Porém, essa é uma definição química que pode limitar a busca de vida extraterrestre, além de incluir, erroneamente, sistemas não vivos nessa classificação, como uma placa de Petri cheia de DNA autorreplicante.

“Neste momento, estamos nos concentrando na busca de vida que seja idêntica a nós, com as mesmas moléculas”, afirmou Chris McKay, astrobiólogo da NASA. “Essa abordagem potencialmente estabelece uma estrutura que nos permite considerar outras classes de moléculas orgânicas que poderiam ser a base da vida”.

Por décadas, cientistas tentam recriar os acontecimentos que deram origem à vida no planeta. Na famosa experiência de Miller-Urey relatada em 1953, os cientistas carregaram eletricamente uma sopa primordial de elementos químicos que imitavam a composição química dos oceanos no início do nosso planeta, e descobriram que vários aminoácidos simples, os blocos mais primitivos de vida, se formaram como resultado.

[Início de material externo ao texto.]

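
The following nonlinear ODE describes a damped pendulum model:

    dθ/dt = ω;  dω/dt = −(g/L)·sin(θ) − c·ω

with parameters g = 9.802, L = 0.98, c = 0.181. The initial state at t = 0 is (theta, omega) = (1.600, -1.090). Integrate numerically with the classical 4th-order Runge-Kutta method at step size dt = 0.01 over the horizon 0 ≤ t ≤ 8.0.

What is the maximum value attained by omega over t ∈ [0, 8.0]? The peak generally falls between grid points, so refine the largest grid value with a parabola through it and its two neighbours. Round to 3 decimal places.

t=0.000: state=(1.600, -1.090)
step 1 (dt=0.01): k1=(-1.090, -9.800), k2=(-1.139, -9.793), k3=(-1.139, -9.793), k4=(-1.188, -9.785); state += dt/6·(k1+2k2+2k3+k4)
t=0.010: state=(1.589, -1.188)
t=0.020: state=(1.576, -1.286)
t=0.030: state=(1.563, -1.383)
continuing one RK4 step at a time; state shown every 50 steps (Δt=0.5):
t=0.500: state=(0.003, -4.442)
t=1.000: state=(-1.448, -0.630)
t=1.500: state=(-0.583, 3.716)
t=2.000: state=(1.129, 1.861)
t=2.500: state=(0.874, -2.715)
t=3.000: state=(-0.785, -2.584)
t=3.500: state=(-0.982, 1.818)
t=4.000: state=(0.486, 2.878)
t=4.500: state=(0.986, -1.099)
t=5.000: state=(-0.254, -2.889)
t=5.500: state=(-0.937, 0.552)
t=6.000: state=(0.087, 2.745)
t=6.500: state=(0.864, -0.153)
t=7.000: state=(0.027, -2.534)
t=7.500: state=(-0.784, -0.126)
t=8.000: state=(-0.102, 2.305)
largest grid value and its neighbours: omega(1.620)=4.03900, omega(1.630)=4.04084, omega(1.640)=4.03866
parabola through these three points peaks at t≈1.630 with omega≈4.04085

max omega = 4.041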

Mas, desde então, os cientistas não avançaram muito na compreensão de como simples aminoácidos podem ter, eventualmente, se transformado em simples, e depois em complexos, seres vivos.

“Na tentativa de explicar como a vida veio a existir, as pessoas têm se concentrado em um problema de química, como se criar vida fosse como fazer um bolo, para o qual nós precisamos de um certo conjunto de ingredientes e instruções para seguir”, disse Paul Davies, físico teórico e astrobiólogo também da Universidade do Arizona. “Essa estratégia não capta a essência do que é a vida”.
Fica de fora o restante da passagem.